Mattresses: Too Big and Complex to be Biodegradable?
By Rick Blanchard
Reducing waste of any kind, whether it be e-waste or home goods, protects and preserves the environment for the future. It cuts down on the carbon footprint and prevents the overuse of natural resources. E-waste recycling protects and prevents harmful substances from leaching into the environment, but it’s not the only kind of waste that can cause significant environmental problems.
Nearly 8,000 mattresses enter landfills every day. A typical bed is difficult to compact, clogs equipment, and creates soft spots full of materials that don’t break down over time. However, there are mattresses available that are made of 95 percent biodegradable materials.
Biodegradable mattresses are good for the environment and human health. To be biodegradable, a mattress must be made of natural or organic materials. Of the mattress options on the market, natural latex mattresses are the most eco-friendly and biodegradable. Made from the sap of the rubber tree, the latex used in these mattresses must go through one of two manufacturing processes, Dunlop and Talalay.
The Dunlop manufacturing process creates a dense, durable latex that makes a firm mattress. This process results in a natural sediment that settles to the bottom layer, leaving one side of the mattress firmer than the other. Because the Dunlop process is relatively simple, it’s more environmentally friendly and uses fewer resources to make the mattress than the Talalay process. It’s also the less expensive choice between the two.

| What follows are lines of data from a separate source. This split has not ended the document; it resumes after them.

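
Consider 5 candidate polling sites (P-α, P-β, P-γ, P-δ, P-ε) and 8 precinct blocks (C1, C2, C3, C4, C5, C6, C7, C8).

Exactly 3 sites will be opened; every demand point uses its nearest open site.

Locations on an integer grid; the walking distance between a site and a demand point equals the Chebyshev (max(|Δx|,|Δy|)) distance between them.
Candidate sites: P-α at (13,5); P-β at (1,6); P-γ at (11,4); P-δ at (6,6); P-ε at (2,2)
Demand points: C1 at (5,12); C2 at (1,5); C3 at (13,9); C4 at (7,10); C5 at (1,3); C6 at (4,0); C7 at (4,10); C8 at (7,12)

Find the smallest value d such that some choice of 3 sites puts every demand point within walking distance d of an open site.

Open {P-α, P-β, P-γ}.
  Farthest demand point is C1 at walking distance 6 (to P-β); all others are ≤ 6.
With {P-α, P-β, P-δ} the worst case is 6.
With {P-α, P-β, P-ε} the worst case is 6.
No size-3 selection achieves below 6.

6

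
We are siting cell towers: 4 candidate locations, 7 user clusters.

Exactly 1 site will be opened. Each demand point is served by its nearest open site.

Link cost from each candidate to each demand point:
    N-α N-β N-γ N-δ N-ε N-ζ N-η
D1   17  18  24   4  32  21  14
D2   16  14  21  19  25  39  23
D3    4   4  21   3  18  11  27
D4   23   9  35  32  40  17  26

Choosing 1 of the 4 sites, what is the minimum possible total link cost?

88

Open {D3}.
  N-α→D3 4, N-β→D3 4, N-γ→D3 21, N-δ→D3 3, N-ε→D3 18, N-ζ→D3 11, N-η→D3 27  ⇒ total 88.
Compare {D1}: total 130.
Compare {D2}: total 157.
No size-1 selection does better; minimum is 88.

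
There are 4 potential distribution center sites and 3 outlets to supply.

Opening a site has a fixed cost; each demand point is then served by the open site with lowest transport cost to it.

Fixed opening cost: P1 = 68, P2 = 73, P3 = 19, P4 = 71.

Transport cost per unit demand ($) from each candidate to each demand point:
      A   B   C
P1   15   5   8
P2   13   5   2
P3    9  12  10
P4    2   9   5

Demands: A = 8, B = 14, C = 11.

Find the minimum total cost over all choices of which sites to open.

252

Open {P2, P4}: assign each demand point to its cheapest open site.
  A→P4 8×2=16, B→P2 14×5=70, C→P2 11×2=22
  transport cost 108, fixed 144 → total 252.
Compare {P2, P3}: transport cost 164 + fixed 92 = 256.
Compare {P4}: transport cost 197 + fixed 71 = 268.
Compare {P2}: transport cost 196 + fixed 73 = 269.
All other subsets cost ≥ 256. Minimum total cost: 252.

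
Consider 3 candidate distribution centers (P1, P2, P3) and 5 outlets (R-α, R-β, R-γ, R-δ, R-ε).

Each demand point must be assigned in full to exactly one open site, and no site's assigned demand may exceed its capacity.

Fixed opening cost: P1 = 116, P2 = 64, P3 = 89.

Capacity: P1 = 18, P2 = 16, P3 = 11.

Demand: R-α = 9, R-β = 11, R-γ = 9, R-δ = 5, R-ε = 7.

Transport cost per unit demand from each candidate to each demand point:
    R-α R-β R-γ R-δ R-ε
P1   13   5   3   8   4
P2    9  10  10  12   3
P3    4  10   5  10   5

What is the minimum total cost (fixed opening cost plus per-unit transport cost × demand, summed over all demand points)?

Open {P1, P2, P3}; cheapest assignment that respects the capacities:
  P1 (cap 18, load 16): R-β, R-δ — cost 11×5 + 5×8 = 95
  P2 (cap 16, load 16): R-γ, R-ε — cost 9×10 + 7×3 = 111
  P3 (cap 11, load 9): R-α — cost 9×4 = 36
  Shipping 242, fixed 269 → total 511.
  Any other capacity-feasible assignment to {P1, P2, P3} ships for at least 242.
Total demand is 41 and no other set of sites has combined capacity ≥ 41, so {P1, P2, P3} is the only feasible choice of open sites. Minimum: 511.

511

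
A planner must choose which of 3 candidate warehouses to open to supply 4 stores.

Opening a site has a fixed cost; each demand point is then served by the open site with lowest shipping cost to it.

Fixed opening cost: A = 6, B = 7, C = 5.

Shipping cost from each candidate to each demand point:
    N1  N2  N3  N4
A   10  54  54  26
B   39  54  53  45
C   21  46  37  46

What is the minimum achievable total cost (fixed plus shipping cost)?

130

Open {A, C}: assign each demand point to its cheapest open site.
  N1→A 10, N2→C 46, N3→C 37, N4→A 26
  shipping cost 119, fixed 11 → total 130.
Compare {A, B, C}: shipping cost 119 + fixed 18 = 137.
Compare {A}: shipping cost 144 + fixed 6 = 150.
Compare {C}: shipping cost 150 + fixed 5 = 155.
All other subsets cost ≥ 137. Minimum total cost: 130.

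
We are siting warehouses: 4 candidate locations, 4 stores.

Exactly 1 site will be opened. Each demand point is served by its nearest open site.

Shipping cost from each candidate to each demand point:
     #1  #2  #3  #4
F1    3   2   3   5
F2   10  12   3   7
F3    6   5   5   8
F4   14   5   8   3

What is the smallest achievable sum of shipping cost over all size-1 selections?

Open {F1}.
  #1→F1 3, #2→F1 2, #3→F1 3, #4→F1 5  ⇒ total 13.
Compare {F3}: total 24.
Compare {F4}: total 30.
No size-1 selection does better; minimum is 13.

13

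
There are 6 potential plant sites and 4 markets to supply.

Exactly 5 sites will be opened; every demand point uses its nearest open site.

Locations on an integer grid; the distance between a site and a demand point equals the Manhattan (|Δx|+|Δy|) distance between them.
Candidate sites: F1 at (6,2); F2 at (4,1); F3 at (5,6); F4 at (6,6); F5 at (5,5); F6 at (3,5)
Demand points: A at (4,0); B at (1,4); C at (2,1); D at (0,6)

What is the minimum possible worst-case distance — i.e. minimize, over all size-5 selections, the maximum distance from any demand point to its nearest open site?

Open {F1, F2, F3, F4, F6}.
  Farthest demand point is D at distance 4 (to F6); all others are ≤ 4.
With {F1, F2, F3, F5, F6} the worst case is 4.
With {F1, F2, F4, F5, F6} the worst case is 4.
No size-5 selection achieves below 4.

4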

The Talalay process produces a lighter, springier mattress. They work well for those who want a breathable, biodegradable option. However, Talalay mattresses are more expensive because of a complex, labor-intensive manufacturing process. They’re also less durable and wear out faster than Dunlop mattresses because of the airy texture of the latex.

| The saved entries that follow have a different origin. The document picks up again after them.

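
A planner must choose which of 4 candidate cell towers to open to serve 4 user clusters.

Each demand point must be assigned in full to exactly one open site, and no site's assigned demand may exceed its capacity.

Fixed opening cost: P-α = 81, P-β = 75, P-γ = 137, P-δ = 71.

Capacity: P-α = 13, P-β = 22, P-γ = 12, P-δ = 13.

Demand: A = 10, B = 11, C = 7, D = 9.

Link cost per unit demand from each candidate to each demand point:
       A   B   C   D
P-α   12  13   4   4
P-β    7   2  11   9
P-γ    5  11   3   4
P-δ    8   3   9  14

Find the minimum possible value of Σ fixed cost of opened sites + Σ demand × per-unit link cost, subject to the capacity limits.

Open {P-α, P-β, P-δ}; cheapest assignment that respects the capacities:
  P-α (cap 13, load 9): D — cost 9×4 = 36
  P-β (cap 22, load 21): A, B — cost 10×7 + 11×2 = 92
  P-δ (cap 13, load 7): C — cost 7×9 = 63
  Shipping 191, fixed 227 → total 418.
  Any other capacity-feasible assignment to {P-α, P-β, P-δ} ships for at least 191.
Compare {P-α, P-β, P-γ}: its best feasible assignment gives total 442.
Compare {P-β, P-γ, P-δ}: its best feasible assignment gives total 474.
Every other set of open sites that can feasibly serve all demand totals ≥ 442 even under its best assignment. Minimum: 418.

418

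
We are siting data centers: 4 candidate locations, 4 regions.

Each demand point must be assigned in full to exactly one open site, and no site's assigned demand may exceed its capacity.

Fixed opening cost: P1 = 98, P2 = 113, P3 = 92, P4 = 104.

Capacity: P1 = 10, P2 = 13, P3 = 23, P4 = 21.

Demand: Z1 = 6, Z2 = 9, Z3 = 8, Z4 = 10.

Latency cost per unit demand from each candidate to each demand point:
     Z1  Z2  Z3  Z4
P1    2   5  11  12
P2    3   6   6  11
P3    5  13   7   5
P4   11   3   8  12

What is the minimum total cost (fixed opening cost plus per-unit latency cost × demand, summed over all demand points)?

367

Open {P3, P4}; cheapest assignment that respects the capacities:
  P3 (cap 23, load 16): Z1, Z4 — cost 6×5 + 10×5 = 80
  P4 (cap 21, load 17): Z2, Z3 — cost 9×3 + 8×8 = 91
  Shipping 171, fixed 196 → total 367.
  Any other capacity-feasible assignment to {P3, P4} ships for at least 171.
Compare {P1, P3, P4}: its best feasible assignment gives total 439.
Compare {P2, P3, P4}: its best feasible assignment gives total 460.
Every other set of open sites that can feasibly serve all demand totals ≥ 439 even under its best assignment. Minimum: 367.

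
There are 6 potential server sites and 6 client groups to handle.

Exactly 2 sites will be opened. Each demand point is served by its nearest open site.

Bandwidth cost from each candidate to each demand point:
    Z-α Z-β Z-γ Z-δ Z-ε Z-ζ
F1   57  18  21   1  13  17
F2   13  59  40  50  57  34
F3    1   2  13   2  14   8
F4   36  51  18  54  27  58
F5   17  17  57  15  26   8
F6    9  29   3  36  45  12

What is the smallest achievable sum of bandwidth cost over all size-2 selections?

Open {F3, F6}.
  Z-α→F3 1, Z-β→F3 2, Z-γ→F6 3, Z-δ→F3 2, Z-ε→F3 14, Z-ζ→F3 8  ⇒ total 30.
Compare {F1, F3}: total 38.
Compare {F2, F3}: total 40.
No size-2 selection does better; minimum is 30.

30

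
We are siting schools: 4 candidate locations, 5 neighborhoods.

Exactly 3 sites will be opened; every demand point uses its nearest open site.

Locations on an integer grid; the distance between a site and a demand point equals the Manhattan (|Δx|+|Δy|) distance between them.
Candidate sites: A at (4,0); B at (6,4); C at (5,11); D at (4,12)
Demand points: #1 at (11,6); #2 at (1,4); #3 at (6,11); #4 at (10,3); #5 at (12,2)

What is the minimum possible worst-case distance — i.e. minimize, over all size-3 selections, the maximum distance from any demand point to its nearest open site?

Open {A, B, C}.
  Farthest demand point is #5 at distance 8 (to B); all others are ≤ 8.
With {A, B, D} the worst case is 8.
With {B, C, D} the worst case is 8.
No size-3 selection achieves below 8.

8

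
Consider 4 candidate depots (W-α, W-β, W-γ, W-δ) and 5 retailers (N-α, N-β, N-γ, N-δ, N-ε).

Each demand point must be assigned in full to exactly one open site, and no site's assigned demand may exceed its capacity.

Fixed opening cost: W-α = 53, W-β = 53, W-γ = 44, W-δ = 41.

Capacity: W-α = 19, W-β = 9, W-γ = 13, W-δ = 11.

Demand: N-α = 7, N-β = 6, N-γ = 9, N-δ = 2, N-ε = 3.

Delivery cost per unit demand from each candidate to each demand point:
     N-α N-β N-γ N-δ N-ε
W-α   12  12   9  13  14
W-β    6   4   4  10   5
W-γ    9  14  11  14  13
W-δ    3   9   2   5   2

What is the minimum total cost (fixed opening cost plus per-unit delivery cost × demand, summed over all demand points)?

268

Open {W-β, W-γ, W-δ}; cheapest assignment that respects the capacities:
  W-β (cap 9, load 9): N-β, N-ε — cost 6×4 + 3×5 = 39
  W-γ (cap 13, load 7): N-α — cost 7×9 = 63
  W-δ (cap 11, load 11): N-γ, N-δ — cost 9×2 + 2×5 = 28
  Shipping 130, fixed 138 → total 268.
  Any other capacity-feasible assignment to {W-β, W-γ, W-δ} ships for at least 130.
Compare {W-α, W-β, W-δ}: its best feasible assignment gives total 298.
Compare {W-α, W-δ}: its best feasible assignment gives total 300.
Every other set of open sites that can feasibly serve all demand totals ≥ 298 even under its best assignment. Minimum: 268.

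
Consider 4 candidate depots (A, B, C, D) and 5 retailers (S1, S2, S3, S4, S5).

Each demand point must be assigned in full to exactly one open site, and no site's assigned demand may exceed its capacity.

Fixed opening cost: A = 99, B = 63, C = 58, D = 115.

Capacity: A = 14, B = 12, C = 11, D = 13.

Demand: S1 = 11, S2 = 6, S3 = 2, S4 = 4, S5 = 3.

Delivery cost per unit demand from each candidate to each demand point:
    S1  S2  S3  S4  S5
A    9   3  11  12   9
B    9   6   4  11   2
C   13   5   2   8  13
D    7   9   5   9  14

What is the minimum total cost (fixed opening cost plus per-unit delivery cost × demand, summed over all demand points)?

Open {A, B}; cheapest assignment that respects the capacities:
  A (cap 14, load 14): S1, S5 — cost 11×9 + 3×9 = 126
  B (cap 12, load 12): S2, S3, S4 — cost 6×6 + 2×4 + 4×11 = 88
  Shipping 214, fixed 162 → total 376.
  Any other capacity-feasible assignment to {A, B} ships for at least 214.
Compare {B, C, D}: its best feasible assignment gives total 389.
Compare {A, D}: its best feasible assignment gives total 394.
Every other set of open sites that can feasibly serve all demand totals ≥ 389 even under its best assignment. Minimum: 376.

376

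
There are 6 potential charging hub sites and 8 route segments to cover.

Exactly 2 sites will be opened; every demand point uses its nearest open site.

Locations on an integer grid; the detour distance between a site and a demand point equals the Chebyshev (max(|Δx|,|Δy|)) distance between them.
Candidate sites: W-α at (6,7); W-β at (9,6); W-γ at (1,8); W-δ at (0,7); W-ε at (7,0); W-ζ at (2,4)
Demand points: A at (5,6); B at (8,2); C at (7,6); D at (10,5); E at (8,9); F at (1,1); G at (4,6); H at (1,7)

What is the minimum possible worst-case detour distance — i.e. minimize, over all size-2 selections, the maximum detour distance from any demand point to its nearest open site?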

Whether the Dunlop or Talalay process is used, all natural latex mattresses include some synthetic latex, which is derived from petrochemicals. Synthetics account for anywhere from 5 to 40 percent of a natural latex mattress. It’s important to note that when talking about a “biodegradable” mattress, the biodegradability is relative. Compared to other mattresses, natural latex mattress will most certainly break down over time. However, there will be some residue left behind. They’re not like food or other organic products that will completely disappear in a few years time.
Latex mattresses are amongst the most expensive mattresses on the market. To meet the demand for an eco-friendly choice as well as to meet the preferences and comfort needs of consumers, some manufacturers have begun to develop hybrid models that use Dunlop latex for the inner core and Talalay latex for the comfort layers. Traditionalists might enjoy an innerspring/latex hybrid that provides the feel of an innerspring mattress with the sustainable, more eco-friendly latex comfort layer. While these options aren’t perfect, they certainly provide mattresses that take the long-term life of the bed into consideration.

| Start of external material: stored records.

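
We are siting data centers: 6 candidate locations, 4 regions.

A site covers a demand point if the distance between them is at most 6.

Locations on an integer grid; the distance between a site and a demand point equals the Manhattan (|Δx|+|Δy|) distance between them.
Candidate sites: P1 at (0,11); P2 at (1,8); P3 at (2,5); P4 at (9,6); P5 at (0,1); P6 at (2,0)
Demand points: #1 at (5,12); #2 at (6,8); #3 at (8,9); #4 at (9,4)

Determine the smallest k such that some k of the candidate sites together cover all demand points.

Coverage sets (demand points within 6 of each site):
  P1: {#1}
  P2: {#2}
  P3: {}
  P4: {#2, #3, #4}
  P5: {}
  P6: {}
No single site covers all 4 demand points.
But {P1, P4} covers everything, so the minimum is 2.

2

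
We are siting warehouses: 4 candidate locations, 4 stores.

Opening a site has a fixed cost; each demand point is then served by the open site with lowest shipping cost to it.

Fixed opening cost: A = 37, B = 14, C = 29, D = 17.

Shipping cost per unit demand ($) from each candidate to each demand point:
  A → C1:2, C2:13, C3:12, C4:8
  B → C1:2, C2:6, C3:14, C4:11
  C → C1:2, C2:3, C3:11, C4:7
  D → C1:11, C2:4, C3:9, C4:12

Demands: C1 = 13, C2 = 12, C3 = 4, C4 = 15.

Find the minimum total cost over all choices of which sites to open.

240

Open {C}: assign each demand point to its cheapest open site.
  C1→C 13×2=26, C2→C 12×3=36, C3→C 4×11=44, C4→C 15×7=105
  shipping cost 211, fixed 29 → total 240.
Compare {C, D}: shipping cost 203 + fixed 46 = 249.
Compare {B, C}: shipping cost 211 + fixed 43 = 254.
Compare {B, C, D}: shipping cost 203 + fixed 60 = 263.
All other subsets cost ≥ 249. Minimum total cost: 240.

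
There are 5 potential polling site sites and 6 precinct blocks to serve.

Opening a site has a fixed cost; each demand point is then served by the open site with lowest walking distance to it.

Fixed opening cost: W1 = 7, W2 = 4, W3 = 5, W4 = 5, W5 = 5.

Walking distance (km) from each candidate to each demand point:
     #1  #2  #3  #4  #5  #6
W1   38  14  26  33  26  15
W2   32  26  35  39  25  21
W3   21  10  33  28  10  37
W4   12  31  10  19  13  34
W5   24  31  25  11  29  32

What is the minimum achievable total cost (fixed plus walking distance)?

90

Open {W1, W3, W4, W5}: assign each demand point to its cheapest open site.
  #1→W4 12, #2→W3 10, #3→W4 10, #4→W5 11, #5→W3 10, #6→W1 15
  walking distance 68, fixed 22 → total 90.
Compare {W1, W4, W5}: walking distance 75 + fixed 17 = 92.
Compare {W1, W3, W4}: walking distance 76 + fixed 17 = 93.
Compare {W2, W3, W4, W5}: walking distance 74 + fixed 19 = 93.
All other subsets cost ≥ 92. Minimum total cost: 90.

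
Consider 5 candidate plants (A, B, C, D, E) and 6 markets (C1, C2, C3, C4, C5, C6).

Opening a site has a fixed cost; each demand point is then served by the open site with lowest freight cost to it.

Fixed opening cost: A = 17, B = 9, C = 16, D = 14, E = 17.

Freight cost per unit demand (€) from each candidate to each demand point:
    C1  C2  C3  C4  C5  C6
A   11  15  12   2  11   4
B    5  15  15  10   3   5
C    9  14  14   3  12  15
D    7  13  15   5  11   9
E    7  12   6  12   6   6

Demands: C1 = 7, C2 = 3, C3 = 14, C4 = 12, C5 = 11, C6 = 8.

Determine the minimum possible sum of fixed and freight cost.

Open {A, B, E}: assign each demand point to its cheapest open site.
  C1→B 7×5=35, C2→E 3×12=36, C3→E 14×6=84, C4→A 12×2=24, C5→B 11×3=33, C6→A 8×4=32
  freight cost 244, fixed 43 → total 287.
Compare {A, B, D, E}: freight cost 244 + fixed 57 = 301.
Compare {A, B, C, E}: freight cost 244 + fixed 59 = 303.
Compare {B, C, E}: freight cost 264 + fixed 42 = 306.
All other subsets cost ≥ 301. Minimum total cost: 287.

287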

Preventing harmful materials from sitting in landfills falls onto the shoulders of consumers. Whether it’s responsibly disposing of e-waste or a mattress, used items have to be reused or recycled if future generations are to be able to enjoy the natural environment. Purchase power gives consumers the advantage of making demands on manufacturers. When it comes to the mattress industry, manufacturers have started to listen. They’re still researching manufacturing processes that will result in a 100 percent biodegradable mattress. As the search continues, consumers can continue to dispose of mattresses responsibly and make smart purchasing decisions.